SVROs are designed to ensure repeat offenders are more likely to be caught and put in prison. SVROs send a strong message that violence and carrying weapons can and will be stopped. SVROs apply to individuals previously convicted of carrying a knife or an offensive weapon, including those who have received non-custodial sentences such as community orders or suspended sentences. The orders would be imposed by a court, which could also decide on the exact length of the order. Police are then given the powers they need to stop and search those who are subject to an SVRO to check if they are unlawfully carrying a knife or offensive weapon again.

It takes us a step close to addressing the fundamental issue that came from the huge collapse in stop and search: a significant minority of people who feel they can carry weapons without reasonable fear of detection. This measure backs the police to take action at a time when they need a government on their side to make our streets safer. It would require those most likely to possess a weapon after being sentenced, on contact with police, to prove to them they aren’t carrying one or be subjected to a search.

When we looked into this issue we found too many police officers, especially newer recruits, reluctant to use the powers given to them. After the largest and most sustained collapse in stop and search since records began, the effect of such a targeted intervention on gangsters used to carrying and using weapons is an important message to officers patrolling our streets that we understand they need to hear support for stepping in.

The Government’s commitment to rolling out SVROs is one of the many tools we need to land a knock-out blow required to change things on our increasingly violent streets. There’s £70million announced to develop Violence Reduction Units to divert people away from crime and changing the law to make it a legal requirement for public bodies to work together to address the root causes of serious violence. It’s not enough, we’ll be calling for bigger investment in years to come but it is the right move.
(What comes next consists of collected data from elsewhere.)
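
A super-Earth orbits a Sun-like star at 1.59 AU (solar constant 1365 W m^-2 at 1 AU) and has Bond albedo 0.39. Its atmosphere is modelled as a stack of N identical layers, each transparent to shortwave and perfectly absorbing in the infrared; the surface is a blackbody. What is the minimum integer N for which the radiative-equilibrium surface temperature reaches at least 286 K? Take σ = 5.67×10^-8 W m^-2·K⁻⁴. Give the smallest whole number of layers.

4

Flux at the orbit: S = 1365/(1.59)² = 539.9 W m^-2.
The effective emission temperature is T_e = [S(1−α)/(4σ)]^¼ = 195.2 K.
Need (N+1)T_e⁴ ≥ T_s⁴, i.e. N+1 ≥ (286/195.2)⁴ = 4.607.
The minimum whole number is N = 4.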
The Government trumpeted its intent to recruit an extra 20,000 bobbies on the beat, a bold vote winning move. But at the time we said it wasn’t enough if it didn’t come with the power and confidence to step in and do the job they were recruited for. Our research tells us that these measures are supported by the great majority of people living in some of our most deprived communities, who want to see the scourge of knife crime and the routine carrying of weapons brought to an end. The Home Secretary should feel emboldened to carry on and do just that.